Ilmu Pengetahuan Membenarkan: Amigdala & Hipokampus
Di dalam otak kita, ada dua bagian yang bekerja sama dalam membentuk memori kuat:
1. Amigdala – pusat pengolahan emosi, yang memberi “tanda penting” pada suatu kejadian.
2. Hipokampus – pusat pembentukan memori jangka panjang, yang menyimpan detail peristiwa.
Ketika kita mengalami kejadian yang memicu emosi kuat (senang, sedih, takut, bangga, terharu), amigdala mengirim sinyal ke hipokampus: "Ini penting, simpan baik-baik!" Hormon seperti adrenalin dan kortisol pun dilepaskan, memperkuat jejak memori tersebut.
Itulah sebabnya, kita mungkin lupa makanan yang kita santap seminggu lalu, tetapi sangat ingat suasana hari kelahiran anak kita, atau peristiwa kehilangan orang terkasih.
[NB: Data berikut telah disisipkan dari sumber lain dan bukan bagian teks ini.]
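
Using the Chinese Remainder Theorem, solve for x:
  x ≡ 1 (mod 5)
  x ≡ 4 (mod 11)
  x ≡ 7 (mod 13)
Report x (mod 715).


Moduli 5, 11, 13 are pairwise coprime; by CRT there is a unique solution modulo M = 5 · 11 · 13 = 715.
Solve pairwise, accumulating the modulus:
  Start with x ≡ 1 (mod 5).
  Combine with x ≡ 4 (mod 11): since gcd(5, 11) = 1, we get a unique residue mod 55.
    Write x = 1 + 5·t and substitute into x ≡ 4 (mod 11): 5·t ≡ 4 − 1 = 3 (mod 11).
    The inverse of 5 mod 11 is 9 (since 5·9 = 45 = 4·11 + 1), so t ≡ 9·3 = 27 ≡ 5 (mod 11).
    Then x = 1 + 5·5 = 26, valid modulo lcm(5, 11) = 55: x ≡ 26 (mod 55).
  Combine with x ≡ 7 (mod 13): since gcd(55, 13) = 1, we get a unique residue mod 715.
    Write x = 26 + 55·t and substitute into x ≡ 7 (mod 13): 55·t ≡ 7 − 26 = -19 (mod 13).
    Reduce coefficients mod 13: 3·t ≡ 7 (mod 13).
    The inverse of 3 mod 13 is 9 (since 3·9 = 27 = 2·13 + 1), so t ≡ 9·7 = 63 ≡ 11 (mod 13).
    Then x = 26 + 55·11 = 631, valid modulo lcm(55, 13) = 715: x ≡ 631 (mod 715).
Verify: 631 mod 5 = 1 ✓, 631 mod 11 = 4 ✓, 631 mod 13 = 7 ✓.

x ≡ 631 (mod 715).


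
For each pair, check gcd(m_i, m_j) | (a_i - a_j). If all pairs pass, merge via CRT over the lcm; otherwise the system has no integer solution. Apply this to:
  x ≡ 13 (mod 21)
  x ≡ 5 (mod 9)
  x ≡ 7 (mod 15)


Moduli 21, 9, 15 are not pairwise coprime, so CRT works modulo lcm(m_i) when all pairwise compatibility conditions hold.
Pairwise compatibility: gcd(m_i, m_j) must divide a_i - a_j for every pair.
Merge one congruence at a time:
  Start: x ≡ 13 (mod 21).
  Combine with x ≡ 5 (mod 9): gcd(21, 9) = 3, and 5 - 13 = -8 is NOT divisible by 3.
    ⇒ system is inconsistent (no integer solution).

No solution (the system is inconsistent).


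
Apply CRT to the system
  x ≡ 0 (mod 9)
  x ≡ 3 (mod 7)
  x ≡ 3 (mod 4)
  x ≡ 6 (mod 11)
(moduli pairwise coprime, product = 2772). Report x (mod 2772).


Product of moduli M = 9 · 7 · 4 · 11 = 2772.
Merge one congruence at a time:
  Start: x ≡ 0 (mod 9).
  Combine with x ≡ 3 (mod 7); new modulus lcm = 63.
    Write x = 0 + 9·t and substitute into x ≡ 3 (mod 7): 9·t ≡ 3 − 0 = 3 (mod 7).
    Reduce coefficients mod 7: 2·t ≡ 3 (mod 7).
    The inverse of 2 mod 7 is 4 (since 2·4 = 8 = 1·7 + 1), so t ≡ 4·3 = 12 ≡ 5 (mod 7).
    Then x = 0 + 9·5 = 45, valid modulo lcm(9, 7) = 63: x ≡ 45 (mod 63).
  Combine with x ≡ 3 (mod 4); new modulus lcm = 252.
    Write x = 45 + 63·t and substitute into x ≡ 3 (mod 4): 63·t ≡ 3 − 45 = -42 (mod 4).
    Reduce coefficients mod 4: 3·t ≡ 2 (mod 4).
    The inverse of 3 mod 4 is 3 (since 3·3 = 9 = 2·4 + 1), so t ≡ 3·2 = 6 ≡ 2 (mod 4).
    Then x = 45 + 63·2 = 171, valid modulo lcm(63, 4) = 252: x ≡ 171 (mod 252).
  Combine with x ≡ 6 (mod 11); new modulus lcm = 2772.
    Write x = 171 + 252·t and substitute into x ≡ 6 (mod 11): 252·t ≡ 6 − 171 = -165 (mod 11).
    Reduce coefficients mod 11: 10·t ≡ 0 (mod 11).
    The inverse of 10 mod 11 is 10 (since 10·10 = 100 = 9·11 + 1), so t ≡ 10·0 = 0 ≡ 0 (mod 11).
    Then x = 171 + 252·0 = 171, valid modulo lcm(252, 11) = 2772: x ≡ 171 (mod 2772).
Verify against each original: 171 mod 9 = 0, 171 mod 7 = 3, 171 mod 4 = 3, 171 mod 11 = 6.

x ≡ 171 (mod 2772).


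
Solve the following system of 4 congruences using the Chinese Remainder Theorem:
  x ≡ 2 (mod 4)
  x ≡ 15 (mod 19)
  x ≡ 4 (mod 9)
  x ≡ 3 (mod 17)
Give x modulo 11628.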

Hikmah Qur’ani: Allah Mengikat Memori dengan Rasa
Al-Qur’an sendiri menggunakan strategi emosional untuk menguatkan ingatan umat. Perintah, larangan, dan kisah-kisah disampaikan dengan bahasa yang menggugah hati — sering kali dipadukan dengan janji surga atau ancaman neraka — agar pesan itu tertanam mendalam.
Misalnya, kisah Nabi Ibrahim ‘alaihissalam saat diperintahkan menyembelih putranya (QS. As-Saffat: 102-107) tidak sekadar menyampaikan fakta, tetapi juga membangkitkan rasa haru, takjub, dan kagum. Inilah yang membuat kisah itu hidup dalam ingatan umat sepanjang zaman.
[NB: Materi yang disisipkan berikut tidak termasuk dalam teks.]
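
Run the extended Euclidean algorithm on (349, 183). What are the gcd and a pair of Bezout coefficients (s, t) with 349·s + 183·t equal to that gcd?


Euclidean algorithm on (349, 183) — divide until remainder is 0:
  349 = 1 · 183 + 166
  183 = 1 · 166 + 17
  166 = 9 · 17 + 13
  17 = 1 · 13 + 4
  13 = 3 · 4 + 1
  4 = 4 · 1 + 0
gcd(349, 183) = 1.
Track Bezout coefficients alongside the remainders: start with r₀ = 349 = a·1 + b·0 (s = 1, t = 0) and r₁ = 183 = a·0 + b·1 (s = 0, t = 1); each new remainder r_{k+1} = r_{k-1} − q_k·r_k inherits s_{k+1} = s_{k-1} − q_k·s_k, t_{k+1} = t_{k-1} − q_k·t_k, so r_k = a·s_k + b·t_k at every step:
  q = 1: r = 166, s = 1 − 1·0 = 1, t = 0 − 1·1 = -1  (check: 349·1 + 183·(-1) = 166)
  q = 1: r = 17, s = 0 − 1·1 = -1, t = 1 − 1·(-1) = 2  (check: 349·(-1) + 183·2 = 17)
  q = 9: r = 13, s = 1 − 9·(-1) = 10, t = -1 − 9·2 = -19  (check: 349·10 + 183·(-19) = 13)
  q = 1: r = 4, s = -1 − 1·10 = -11, t = 2 − 1·(-19) = 21  (check: 349·(-11) + 183·21 = 4)
  q = 3: r = 1, s = 10 − 3·(-11) = 43, t = -19 − 3·21 = -82  (check: 349·43 + 183·(-82) = 1)
The row with r = 1 (the gcd) gives the Bezout coefficients s = 43, t = -82.
Result: 349 · (43) + 183 · (-82) = 1.

gcd(349, 183) = 1; s = 43, t = -82 (check: 349·43 + 183·(-82) = 1).


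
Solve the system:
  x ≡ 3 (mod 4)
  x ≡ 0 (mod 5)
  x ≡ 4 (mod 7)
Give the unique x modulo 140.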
Pelajaran Praktis untuk Kehidupan
1. Dalam Pendidikan
Guru yang mengajar dengan cerita, humor, dan empati akan lebih diingat siswanya. Materi yang dibungkus dengan perasaan akan bertahan lebih lama di memori anak didik.
2. Dalam Dakwah
Dai yang menyentuh hati, bukan sekadar otak, akan meninggalkan bekas dalam jiwa mad’unya. Kisah nyata, pengalaman pribadi, dan sentuhan kasih sayang adalah kunci dakwah yang membekas.
3. Dalam Keluarga
Ciptakan momen kebersamaan yang disertai emosi positif. Perayaan kecil, kata-kata penuh cinta, dan doa bersama akan menjadi kenangan yang mengikat hati keluarga.
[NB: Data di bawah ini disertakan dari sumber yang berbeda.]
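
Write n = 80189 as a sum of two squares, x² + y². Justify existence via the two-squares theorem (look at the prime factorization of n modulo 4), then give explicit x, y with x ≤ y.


Step 1: Factor n = 80189 = 17 · 53 · 89.
Step 2: Check the mod-4 condition on each prime factor: 17 ≡ 1 (mod 4), exponent 1; 53 ≡ 1 (mod 4), exponent 1; 89 ≡ 1 (mod 4), exponent 1.
All primes ≡ 3 (mod 4) appear to even exponent (or don't appear), so by the two-squares theorem n IS expressible as a sum of two squares.
Step 3: Build a representation. Here n = 17 · 53 · 89 is a product of primes ≡ 1 (mod 4). Each prime p ≡ 1 (mod 4) is itself a sum of two squares; find a² by testing p − a² for a perfect square:
  17: 17 − 1² = 16 = 4² ⇒ 17 = 1² + 4².
  53: 53 − 1² = 52, 53 − 2² = 49 = 7² ⇒ 53 = 2² + 7².
  89: 89 − 1² = 88, 89 − 2² = 85, 89 − 3² = 80, 89 − 4² = 73, 89 − 5² = 64 = 8² ⇒ 89 = 5² + 8².
  Combine using the Brahmagupta–Fibonacci identity (a² + b²)(c² + d²) = (ac − bd)² + (ad + bc)² = (ac + bd)² + (ad − bc)²:
  17 · 53 = 901: from (1² + 4²)(2² + 7²), take (1·2 − 4·7, 1·7 + 4·2) = (2 − 28, 7 + 8) = (-26, 15); dropping signs (only squares matter) gives (26, 15); check 26² + 15² = 676 + 225 = 901 ✓.
  901 · 89 = 80189: from (26² + 15²)(5² + 8²), take (26·5 − 15·8, 26·8 + 15·5) = (130 − 120, 208 + 75) = (10, 283); check 10² + 283² = 100 + 80089 = 80189 ✓.
Step 4: Order so x ≤ y and verify: 10² + 283² = 100 + 80089 = 80189 = n. ✓

n = 80189 = 10² + 283² (one valid representation with x ≤ y).


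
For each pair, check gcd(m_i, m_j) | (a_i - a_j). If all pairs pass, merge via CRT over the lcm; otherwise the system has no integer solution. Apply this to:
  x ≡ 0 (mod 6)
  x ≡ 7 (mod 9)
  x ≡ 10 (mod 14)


Moduli 6, 9, 14 are not pairwise coprime, so CRT works modulo lcm(m_i) when all pairwise compatibility conditions hold.
Pairwise compatibility: gcd(m_i, m_j) must divide a_i - a_j for every pair.
Merge one congruence at a time:
  Start: x ≡ 0 (mod 6).
  Combine with x ≡ 7 (mod 9): gcd(6, 9) = 3, and 7 - 0 = 7 is NOT divisible by 3.
    ⇒ system is inconsistent (no integer solution).

No solution (the system is inconsistent).


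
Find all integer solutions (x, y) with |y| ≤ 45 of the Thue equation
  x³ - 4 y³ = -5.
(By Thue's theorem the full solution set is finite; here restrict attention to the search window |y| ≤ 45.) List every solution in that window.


The equation is x³ - 4y³ = -5. For fixed y, x³ = 4·y³ − 5, so a solution requires the RHS to be a perfect cube.
Strategy: iterate y from -45 to 45, compute RHS = 4·y³ − 5, and check whether it is a (positive or negative) perfect cube.
Check small values of y:
  y = 0: RHS = -5 is not a perfect cube.
  y = 1: RHS = -1 = (-1)³ ⇒ x = -1 works.
  y = -1: RHS = -9 is not a perfect cube.
  y = 2: RHS = 27 = (3)³ ⇒ x = 3 works.
  y = -2: RHS = -37 is not a perfect cube.
  y = 3: RHS = 103 is not a perfect cube.
  y = -3: RHS = -113 is not a perfect cube.
Continuing the search up to |y| = 45 finds no further solutions beyond those listed.
Collected solutions: (-1, 1), (3, 2).

Solutions (with |y| ≤ 45): (-1, 1), (3, 2).


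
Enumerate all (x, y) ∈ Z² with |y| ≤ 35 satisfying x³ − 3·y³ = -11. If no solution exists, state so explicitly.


The equation is x³ - 3y³ = -11. For fixed y, x³ = 3·y³ − 11, so a solution requires the RHS to be a perfect cube.
Strategy: iterate y from -35 to 35, compute RHS = 3·y³ − 11, and check whether it is a (positive or negative) perfect cube.
Check small values of y:
  y = 0: RHS = -11 is not a perfect cube.
  y = 1: RHS = -8 = (-2)³ ⇒ x = -2 works.
  y = -1: RHS = -14 is not a perfect cube.
  y = 2: RHS = 13 is not a perfect cube.
  y = -2: RHS = -35 is not a perfect cube.
  y = 3: RHS = 70 is not a perfect cube.
  y = -3: RHS = -92 is not a perfect cube.
Continuing the search up to |y| = 35 finds no further solutions beyond those listed.
Collected solutions: (-2, 1).

Solutions (with |y| ≤ 35): (-2, 1).


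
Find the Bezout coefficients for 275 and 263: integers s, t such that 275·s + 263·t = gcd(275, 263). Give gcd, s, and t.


Euclidean algorithm on (275, 263) — divide until remainder is 0:
  275 = 1 · 263 + 12
  263 = 21 · 12 + 11
  12 = 1 · 11 + 1
  11 = 11 · 1 + 0
gcd(275, 263) = 1.
Track Bezout coefficients alongside the remainders: start with r₀ = 275 = a·1 + b·0 (s = 1, t = 0) and r₁ = 263 = a·0 + b·1 (s = 0, t = 1); each new remainder r_{k+1} = r_{k-1} − q_k·r_k inherits s_{k+1} = s_{k-1} − q_k·s_k, t_{k+1} = t_{k-1} − q_k·t_k, so r_k = a·s_k + b·t_k at every step:
  q = 1: r = 12, s = 1 − 1·0 = 1, t = 0 − 1·1 = -1  (check: 275·1 + 263·(-1) = 12)
  q = 21: r = 11, s = 0 − 21·1 = -21, t = 1 − 21·(-1) = 22  (check: 275·(-21) + 263·22 = 11)
  q = 1: r = 1, s = 1 − 1·(-21) = 22, t = -1 − 1·22 = -23  (check: 275·22 + 263·(-23) = 1)
The row with r = 1 (the gcd) gives the Bezout coefficients s = 22, t = -23.
Result: 275 · (22) + 263 · (-23) = 1.

gcd(275, 263) = 1; s = 22, t = -23 (check: 275·22 + 263·(-23) = 1).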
4. Dalam Kehidupan Pribadi
Kelola emosi agar lebih banyak memori positif yang tersimpan. Saat menghadapi ujian hidup, hadapi dengan sabar, sehingga kenangan itu menjadi sumber kekuatan, bukan luka.
Menjaga Agar Memori Kita Menjadi Warisan Kebaikan
Setiap memori adalah batu bata yang membangun bangunan jiwa kita. Jika kita isi hidup dengan emosi yang benar — cinta kepada Allah, syukur atas nikmat-Nya, dan kasih sayang kepada sesama — maka memori yang terbentuk akan menjadi sumber motivasi di dunia dan penolong di akhirat.
Rasulullah ﷺ bersabda:
"Barang siapa mengingat Allah dalam keadaan senang, maka Allah akan mengingatnya dalam keadaan sulit."
(HR. Ahmad)
Ini menunjukkan bahwa memori spiritual yang kita bentuk melalui rasa cinta dan dzikir akan menjadi penolong ketika kita membutuhkannya kelak.
Penutup: Jadikan Setiap Rasa Bernilai Ibadah
Hidup ini singkat, dan yang akan kita bawa pulang bukanlah harta atau jabatan, tetapi kenangan yang mengandung nilai amal. Mari kita ciptakan momen-momen penuh cinta, syukur, dan makna — karena setiap getaran hati yang baik akan menjadi memori yang bukan hanya bertahan di dunia, tapi juga bernilai di hadapan Allah.
Hidup bukan hanya soal berapa lama kita menghirup udara, tetapi berapa banyak momen yang membuat kita benar-benar hidup.
Oleh. Dr. Nasrul Syarif, M.Si. (Penulis Buku Gizi Spiritual dan Dosen Pascasarjana UIT Lirboyo)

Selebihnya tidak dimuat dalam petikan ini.